Neues Jahr neues Pech — Mein Landkreis ist zugemüllt mit rechtschristlichen Kapitalisten
Vielleicht habt ihr genau dasselbe Problem, aber eigentlich wird das auch nur dann zum Problem wenn man halt zu denen gehört die unterdrückt werden.
In meinem Landkreis sind das besonders Frauen, schwarze, arme/arbeitslose, kinderlose, behinderte, obdachlose, psychiatrisierte.
Das Problem ist einfach dass die Mehrheit der Menschen strutzen dumm und psychopathisch ist die wollen überhaupt nicht, dass die die so degradiert werden gesellschaftliche Teilhabe erfahren. Die wollen das wir tot sind und verwerten uns davor einfach in Heimen, Klapsen.
Die Reichen behaupten wir wären "Sozialschmarotzer" (den Begriff haben die erfunden), und behandeln uns genauso wie damals die Frauen, die als "Hexen" und "hysterische Frauen" verjagt, gefoltert und ermordet worden sind. Deutschland hat sich hinsichtlich dieser Straften nie gebessert, Frauen erhalten bis heute keinerlei Entschädigung. Es wird geleugnet dass sie unterdrückt sind.
Bei meinem Landkreis ist das besonders schlimm, weil hier AfD-Männer und CDU-Männer in der Regierung hocken und die wurden von der Mitte dort reingewählt, welche davon lebt, besonders in der Medizinindustrie, die krankgemachten und behinderten armen auszunehmen.
Wenn ihr das nicht versteht, dann schlage ich vor ihr denkt einfach mal an eure Stadt oder an die nächstgelegene wenn ihr in einem Dorf seid.
In dieser Stadt, befinden sich sogut wie immer viele Nahrungsmittelläden (Supermärkte, Discounter) (weniger Kleinläden), Schlachtbetriebe/Tierzüchtung, evtl. paar Höfe, Krankenhäuser/Klapsen, Arbeitsagenturen, Bekleidungsläden, Technikerbetriebe, Wasserwirtschaft.

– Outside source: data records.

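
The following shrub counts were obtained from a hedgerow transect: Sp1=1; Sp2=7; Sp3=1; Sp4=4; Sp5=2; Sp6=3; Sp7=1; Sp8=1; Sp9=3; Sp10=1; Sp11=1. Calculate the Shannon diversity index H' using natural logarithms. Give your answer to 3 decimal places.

2.133

Total N = 1+7+1+4+2+3+1+1+3+1+1 = 25, so the proportions are 0.04, 0.28, 0.04, 0.16, 0.08, 0.12, 0.04, 0.04, 0.12, 0.04, 0.04 (working shown to 5 dp, full precision carried).
Each pᵢ ln pᵢ term: 0.04×(-3.21888)=-0.12876, 0.28×(-1.27297)=-0.35643, 0.04×(-3.21888)=-0.12876, 0.16×(-1.83258)=-0.29321, 0.08×(-2.52573)=-0.20206, 0.12×(-2.12026)=-0.25443, 0.04×(-3.21888)=-0.12876, 0.04×(-3.21888)=-0.12876, 0.12×(-2.12026)=-0.25443, 0.04×(-3.21888)=-0.12876, 0.04×(-3.21888)=-0.12876.
Sum = -2.13310, so H' = 2.133.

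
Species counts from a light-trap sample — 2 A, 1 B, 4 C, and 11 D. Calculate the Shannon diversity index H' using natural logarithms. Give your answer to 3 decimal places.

1.040

Total N = 2+1+4+11 = 18, so the proportions are 0.11111, 0.05556, 0.22222, 0.61111 (working shown to 5 dp, full precision carried).
Each pᵢ ln pᵢ term: 0.11111×(-2.19722)=-0.24414, 0.05556×(-2.89037)=-0.16058, 0.22222×(-1.50408)=-0.33424, 0.61111×(-0.49248)=-0.30096.
Sum = -1.03991, so H' = 1.040.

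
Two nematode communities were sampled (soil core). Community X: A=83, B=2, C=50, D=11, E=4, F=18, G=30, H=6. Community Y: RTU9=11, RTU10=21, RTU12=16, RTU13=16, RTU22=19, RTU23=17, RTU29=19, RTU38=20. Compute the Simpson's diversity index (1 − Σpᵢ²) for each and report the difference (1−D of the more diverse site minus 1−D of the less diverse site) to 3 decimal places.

0.131

Community X: N=204, proportions 0.40686, 0.0098, 0.2451, 0.05392, 0.01961, 0.08824, 0.14706, 0.02941, giving 1−D = 0.74072 (working shown to 5 dp, full precision carried).
Community Y: N=139, proportions 0.07914, 0.15108, 0.11511, 0.11511, 0.13669, 0.1223, 0.13669, 0.14388, giving 1−D = 0.87138.
Difference = |0.74072 − 0.87138| = 0.13066, i.e. 0.131 to 3 decimal places.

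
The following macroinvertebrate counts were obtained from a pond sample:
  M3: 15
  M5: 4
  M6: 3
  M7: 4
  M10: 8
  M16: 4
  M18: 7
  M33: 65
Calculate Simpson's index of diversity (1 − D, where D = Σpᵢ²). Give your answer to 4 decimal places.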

Also wenn man ehrlich ist sind das alles kapitalistische Gewerbe die darauf aus sind Bedürftigkeit zu schaffen, um mit den Bedürfnissen oder der Bedürftigkeit Gewinn zu erzielen.

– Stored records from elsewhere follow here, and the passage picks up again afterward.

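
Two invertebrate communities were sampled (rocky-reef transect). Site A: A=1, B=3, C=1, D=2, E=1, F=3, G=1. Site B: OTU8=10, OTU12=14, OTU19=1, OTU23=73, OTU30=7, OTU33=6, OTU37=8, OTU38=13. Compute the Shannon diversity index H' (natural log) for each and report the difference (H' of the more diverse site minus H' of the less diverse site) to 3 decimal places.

0.328

Site A: N=12, proportions 0.08333, 0.25, 0.08333, 0.16667, 0.08333, 0.25, 0.08333, giving H' = 1.82008 (working shown to 5 dp, full precision carried).
Site B: N=132, proportions 0.07576, 0.10606, 0.00758, 0.55303, 0.05303, 0.04545, 0.06061, 0.09848, giving H' = 1.49244.
Difference = |1.82008 − 1.49244| = 0.32764, i.e. 0.328 to 3 decimal places.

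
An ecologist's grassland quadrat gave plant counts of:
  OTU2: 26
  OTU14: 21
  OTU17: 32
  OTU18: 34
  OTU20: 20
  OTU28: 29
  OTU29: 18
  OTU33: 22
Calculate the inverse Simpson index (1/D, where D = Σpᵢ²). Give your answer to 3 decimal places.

7.633

Total N = 26+21+32+34+20+29+18+22 = 202, so the proportions are 0.1287129, 0.1039604, 0.1584158, 0.1683168, 0.0990099, 0.1435644, 0.0891089, 0.1089109 (working shown to 7 dp, full precision carried).
D = 0.1287129² + 0.1039604² + 0.1584158² + 0.1683168² + 0.0990099² + 0.1435644² + 0.0891089² + 0.1089109² = 0.0165670 + 0.0108078 + 0.0250956 + 0.0283306 + 0.0098030 + 0.0206107 + 0.0079404 + 0.0118616 = 0.1310166.
So 1/D = 7.63262, i.e. 7.633 to 3 decimal places.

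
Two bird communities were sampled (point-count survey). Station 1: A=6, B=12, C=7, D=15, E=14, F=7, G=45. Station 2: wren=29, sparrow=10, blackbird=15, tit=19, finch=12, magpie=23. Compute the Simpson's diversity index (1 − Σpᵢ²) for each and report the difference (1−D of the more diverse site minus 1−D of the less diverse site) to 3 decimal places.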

Das heisst als Sozialhilfeempfänger, ist man keine Systembelastung, im Gegenteil, man wird einfach ausgebeutet. Das wenige Geld das man hat, fliesst in lokale Vermieter und die Betriebe (also all jene die im Bereich Immobilien, Nahrungsmittel, Bekleidung, Psychiatrie, Pharma, Tierhandel "arbeiten") dort. Meistens kann man nicht ins Ausland also fliesst das Geld eben in die kapitalistischen Gewerbe in der nahen Umgebung, obwohl mit gewissen Besonderheiten wenn man halt über amazon bestellt.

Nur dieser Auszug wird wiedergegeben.